Food Waste Fixation
We all come up against this. What do you do when you realize you have a bunch of food left in your crisper that is maybe a bit past it's prime. Do you throw it away? Or do you try and make the most of it? Going back to my earlier rant about food waste, world-class chef's like Massimo Bottura and Dan Barber would skin you alive for throwing it away!
Frankly, I always like the type of cooking I do when I need to clear my crisper. It’s fun figuring out how to use whatever vegetables I have leftover!
In this case, I found that the crisper had a bunch of leftover rainbow chard stems and some carrots that were a bit past their prime. Rather than kicking them to the curb, I put them to work and was really pleased with the results. Served over lentils they made a fantastic, simple lunch!
“Crisper Cleanse” Carrots and Chard
- 2-3 carrots, peeled and cut into rounds
- 6-7 rainbow chard stems, chopped (reserve the leaves for use in another recipe)
- olive oil
- 1 ½ teaspoons caraway seeds
- salt and pepper to taste
- 1 cup French (green) lentils
- feta cheese, crumbled
First get your lentils going. In a small pot, bring a cup and a half of water to boil and add the cup of lentils. Return to a boil and then reduce the heat to simmer the lentils partially covered for about 30 minutes, or until they are tender. Let the lentils cool slightly before serving (or completely if you are packing for lunch).
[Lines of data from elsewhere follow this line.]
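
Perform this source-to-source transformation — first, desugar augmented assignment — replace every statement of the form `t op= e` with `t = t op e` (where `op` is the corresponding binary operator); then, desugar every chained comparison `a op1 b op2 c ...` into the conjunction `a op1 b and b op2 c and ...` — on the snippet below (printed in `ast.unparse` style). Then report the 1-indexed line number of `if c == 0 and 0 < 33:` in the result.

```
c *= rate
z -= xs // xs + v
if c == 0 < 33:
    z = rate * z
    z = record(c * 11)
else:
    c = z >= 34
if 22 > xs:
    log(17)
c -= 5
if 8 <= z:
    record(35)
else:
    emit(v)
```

Transformed code:
c = c * rate
z = z - (xs // xs + v)
if c == 0 and 0 < 33:
    z = rate * z
    z = record(c * 11)
else:
    c = z >= 34
if 22 > xs:
    log(17)
c = c - 5
if 8 <= z:
    record(35)
else:
    emit(v)

3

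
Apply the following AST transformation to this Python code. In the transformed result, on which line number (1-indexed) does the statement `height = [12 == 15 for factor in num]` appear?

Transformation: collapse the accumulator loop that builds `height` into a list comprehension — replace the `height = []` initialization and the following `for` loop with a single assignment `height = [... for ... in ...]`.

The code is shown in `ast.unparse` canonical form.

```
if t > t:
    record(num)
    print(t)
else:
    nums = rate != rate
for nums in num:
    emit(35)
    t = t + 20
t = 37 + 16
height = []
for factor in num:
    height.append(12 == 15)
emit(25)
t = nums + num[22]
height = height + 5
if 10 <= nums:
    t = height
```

10

Transformed code:
if t > t:
    record(num)
    print(t)
else:
    nums = rate != rate
for nums in num:
    emit(35)
    t = t + 20
t = 37 + 16
height = [12 == 15 for factor in num]
emit(25)
t = nums + num[22]
height = height + 5
if 10 <= nums:
    t = height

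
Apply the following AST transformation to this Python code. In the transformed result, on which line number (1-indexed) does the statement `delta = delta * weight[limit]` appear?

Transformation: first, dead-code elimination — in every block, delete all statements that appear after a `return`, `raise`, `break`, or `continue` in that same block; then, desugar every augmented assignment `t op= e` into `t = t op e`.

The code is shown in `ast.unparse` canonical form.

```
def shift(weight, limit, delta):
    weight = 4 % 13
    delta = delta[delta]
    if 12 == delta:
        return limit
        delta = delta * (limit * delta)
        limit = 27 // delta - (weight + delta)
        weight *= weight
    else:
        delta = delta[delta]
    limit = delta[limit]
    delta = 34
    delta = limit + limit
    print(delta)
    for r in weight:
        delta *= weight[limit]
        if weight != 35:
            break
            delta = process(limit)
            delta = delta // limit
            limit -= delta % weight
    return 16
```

13

Transformed code:
def shift(weight, limit, delta):
    weight = 4 % 13
    delta = delta[delta]
    if 12 == delta:
        return limit
    else:
        delta = delta[delta]
    limit = delta[limit]
    delta = 34
    delta = limit + limit
    print(delta)
    for r in weight:
        delta = delta * weight[limit]
        if weight != 35:
            break
    return 16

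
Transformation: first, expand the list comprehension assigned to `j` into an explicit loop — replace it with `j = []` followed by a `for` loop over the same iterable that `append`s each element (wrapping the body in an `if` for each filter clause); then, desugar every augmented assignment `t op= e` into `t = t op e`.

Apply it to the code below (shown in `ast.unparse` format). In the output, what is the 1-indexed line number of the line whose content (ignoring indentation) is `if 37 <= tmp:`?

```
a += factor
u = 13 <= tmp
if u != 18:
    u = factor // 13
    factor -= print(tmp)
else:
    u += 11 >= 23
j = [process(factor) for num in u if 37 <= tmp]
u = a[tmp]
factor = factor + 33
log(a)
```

10

Transformed code:
a = a + factor
u = 13 <= tmp
if u != 18:
    u = factor // 13
    factor = factor - print(tmp)
else:
    u = u + (11 >= 23)
j = []
for num in u:
    if 37 <= tmp:
        j.append(process(factor))
u = a[tmp]
factor = factor + 33
log(a)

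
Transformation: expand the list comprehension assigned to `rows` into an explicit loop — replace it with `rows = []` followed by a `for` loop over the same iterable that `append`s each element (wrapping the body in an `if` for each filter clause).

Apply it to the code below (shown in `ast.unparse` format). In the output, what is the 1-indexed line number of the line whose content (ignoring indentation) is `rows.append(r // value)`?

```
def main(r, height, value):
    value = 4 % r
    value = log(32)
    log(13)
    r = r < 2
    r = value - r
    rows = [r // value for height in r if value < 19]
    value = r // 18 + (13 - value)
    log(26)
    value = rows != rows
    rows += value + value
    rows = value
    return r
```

10

Transformed code:
def main(r, height, value):
    value = 4 % r
    value = log(32)
    log(13)
    r = r < 2
    r = value - r
    rows = []
    for height in r:
        if value < 19:
            rows.append(r // value)
    value = r // 18 + (13 - value)
    log(26)
    value = rows != rows
    rows += value + value
    rows = value
    return r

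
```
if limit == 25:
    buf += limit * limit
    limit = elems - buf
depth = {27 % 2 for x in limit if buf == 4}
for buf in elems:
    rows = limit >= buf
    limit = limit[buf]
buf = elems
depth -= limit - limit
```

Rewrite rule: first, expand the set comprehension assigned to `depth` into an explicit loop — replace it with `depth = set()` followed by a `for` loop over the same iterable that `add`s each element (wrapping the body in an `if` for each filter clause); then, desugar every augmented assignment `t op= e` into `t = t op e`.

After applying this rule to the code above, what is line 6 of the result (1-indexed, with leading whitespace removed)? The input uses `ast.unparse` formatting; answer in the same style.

if buf == 4:

Transformed code:
if limit == 25:
    buf = buf + limit * limit
    limit = elems - buf
depth = set()
for x in limit:
    if buf == 4:
        depth.add(27 % 2)
for buf in elems:
    rows = limit >= buf
    limit = limit[buf]
buf = elems
depth = depth - (limit - limit)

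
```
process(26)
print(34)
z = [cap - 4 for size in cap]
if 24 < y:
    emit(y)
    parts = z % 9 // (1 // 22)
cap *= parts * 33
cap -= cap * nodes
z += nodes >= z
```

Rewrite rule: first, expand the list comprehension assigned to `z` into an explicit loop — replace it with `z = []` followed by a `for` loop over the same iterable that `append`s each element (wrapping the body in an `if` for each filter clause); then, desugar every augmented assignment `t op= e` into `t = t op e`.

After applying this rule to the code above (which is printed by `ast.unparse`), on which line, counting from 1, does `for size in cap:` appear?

Transformed code:
process(26)
print(34)
z = []
for size in cap:
    z.append(cap - 4)
if 24 < y:
    emit(y)
    parts = z % 9 // (1 // 22)
cap = cap * (parts * 33)
cap = cap - cap * nodes
z = z + (nodes >= z)

4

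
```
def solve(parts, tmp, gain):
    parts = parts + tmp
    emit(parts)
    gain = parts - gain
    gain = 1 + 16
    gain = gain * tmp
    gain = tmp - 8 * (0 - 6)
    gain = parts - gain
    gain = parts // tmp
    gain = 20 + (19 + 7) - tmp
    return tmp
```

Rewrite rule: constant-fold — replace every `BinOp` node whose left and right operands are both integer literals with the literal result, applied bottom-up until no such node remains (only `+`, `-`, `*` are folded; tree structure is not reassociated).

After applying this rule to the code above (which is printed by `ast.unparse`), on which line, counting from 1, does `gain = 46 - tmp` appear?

Transformed code:
def solve(parts, tmp, gain):
    parts = parts + tmp
    emit(parts)
    gain = parts - gain
    gain = 17
    gain = gain * tmp
    gain = tmp - -48
    gain = parts - gain
    gain = parts // tmp
    gain = 46 - tmp
    return tmp

10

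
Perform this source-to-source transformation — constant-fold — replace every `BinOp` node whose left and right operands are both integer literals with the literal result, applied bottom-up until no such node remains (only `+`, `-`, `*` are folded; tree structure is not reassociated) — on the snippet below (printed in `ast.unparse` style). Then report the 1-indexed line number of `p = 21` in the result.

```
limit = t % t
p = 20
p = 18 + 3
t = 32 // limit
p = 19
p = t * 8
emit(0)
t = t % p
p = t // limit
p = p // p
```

3

Transformed code:
limit = t % t
p = 20
p = 21
t = 32 // limit
p = 19
p = t * 8
emit(0)
t = t % p
p = t // limit
p = p // p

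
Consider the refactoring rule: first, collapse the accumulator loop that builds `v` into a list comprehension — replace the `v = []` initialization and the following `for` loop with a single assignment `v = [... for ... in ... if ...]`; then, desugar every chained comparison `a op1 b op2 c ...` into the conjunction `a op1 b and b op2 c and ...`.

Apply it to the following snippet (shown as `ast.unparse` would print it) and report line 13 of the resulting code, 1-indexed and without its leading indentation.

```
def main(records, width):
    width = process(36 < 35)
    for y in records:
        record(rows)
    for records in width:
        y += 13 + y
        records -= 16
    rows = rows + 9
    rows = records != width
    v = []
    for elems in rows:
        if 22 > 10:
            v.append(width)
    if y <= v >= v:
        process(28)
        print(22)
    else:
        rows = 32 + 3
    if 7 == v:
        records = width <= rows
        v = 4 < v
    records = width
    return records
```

print(22)

Transformed code:
def main(records, width):
    width = process(36 < 35)
    for y in records:
        record(rows)
    for records in width:
        y += 13 + y
        records -= 16
    rows = rows + 9
    rows = records != width
    v = [width for elems in rows if 22 > 10]
    if y <= v and v >= v:
        process(28)
        print(22)
    else:
        rows = 32 + 3
    if 7 == v:
        records = width <= rows
        v = 4 < v
    records = width
    return records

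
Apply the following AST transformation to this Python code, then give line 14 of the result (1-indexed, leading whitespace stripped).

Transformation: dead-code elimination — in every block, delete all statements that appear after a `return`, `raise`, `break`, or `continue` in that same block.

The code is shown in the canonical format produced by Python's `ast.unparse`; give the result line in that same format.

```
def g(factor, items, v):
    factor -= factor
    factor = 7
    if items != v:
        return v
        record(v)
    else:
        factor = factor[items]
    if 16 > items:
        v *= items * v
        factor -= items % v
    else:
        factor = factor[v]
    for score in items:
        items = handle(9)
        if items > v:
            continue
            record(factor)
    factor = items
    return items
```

items = handle(9)

Transformed code:
def g(factor, items, v):
    factor -= factor
    factor = 7
    if items != v:
        return v
    else:
        factor = factor[items]
    if 16 > items:
        v *= items * v
        factor -= items % v
    else:
        factor = factor[v]
    for score in items:
        items = handle(9)
        if items > v:
            continue
    factor = items
    return items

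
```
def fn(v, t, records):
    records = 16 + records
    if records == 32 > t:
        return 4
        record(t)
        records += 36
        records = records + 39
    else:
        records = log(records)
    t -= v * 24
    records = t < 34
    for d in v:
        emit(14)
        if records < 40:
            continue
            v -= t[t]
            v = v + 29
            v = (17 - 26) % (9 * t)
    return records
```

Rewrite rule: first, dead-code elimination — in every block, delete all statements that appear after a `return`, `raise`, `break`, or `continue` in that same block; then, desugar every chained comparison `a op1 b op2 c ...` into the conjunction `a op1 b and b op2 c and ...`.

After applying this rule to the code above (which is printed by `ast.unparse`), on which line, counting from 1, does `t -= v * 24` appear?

7

Transformed code:
def fn(v, t, records):
    records = 16 + records
    if records == 32 and 32 > t:
        return 4
    else:
        records = log(records)
    t -= v * 24
    records = t < 34
    for d in v:
        emit(14)
        if records < 40:
            continue
    return records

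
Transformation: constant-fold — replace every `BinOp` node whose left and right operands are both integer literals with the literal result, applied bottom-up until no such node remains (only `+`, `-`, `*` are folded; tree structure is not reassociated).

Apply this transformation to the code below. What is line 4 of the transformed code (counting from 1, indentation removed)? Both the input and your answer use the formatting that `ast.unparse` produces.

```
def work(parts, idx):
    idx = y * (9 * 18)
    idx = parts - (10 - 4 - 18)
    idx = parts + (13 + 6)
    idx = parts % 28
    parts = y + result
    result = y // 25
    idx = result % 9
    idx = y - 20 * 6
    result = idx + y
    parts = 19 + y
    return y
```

Transformed code:
def work(parts, idx):
    idx = y * 162
    idx = parts - -12
    idx = parts + 19
    idx = parts % 28
    parts = y + result
    result = y // 25
    idx = result % 9
    idx = y - 120
    result = idx + y
    parts = 19 + y
    return y

idx = parts + 19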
Meanwhile, cook your veggies. Start out by putting about a tablespoon of olive oil in a skillet over medium heat. When the oil is warm, throw in the caraway seeds and toast them for a minute or so. Now add your carrot rounds and chard stems. Salt and pepper to your own personal taste and cook, stirring frequently, for about 7-8 minutes until the carrots are browned and the chard stems have softened. Set the mixture aside
To serve, make a bed of lentils and mound up the carrots and chard stems on top. Sprinkle some crumbled feta on top and you’ve got a darn pretty lunch!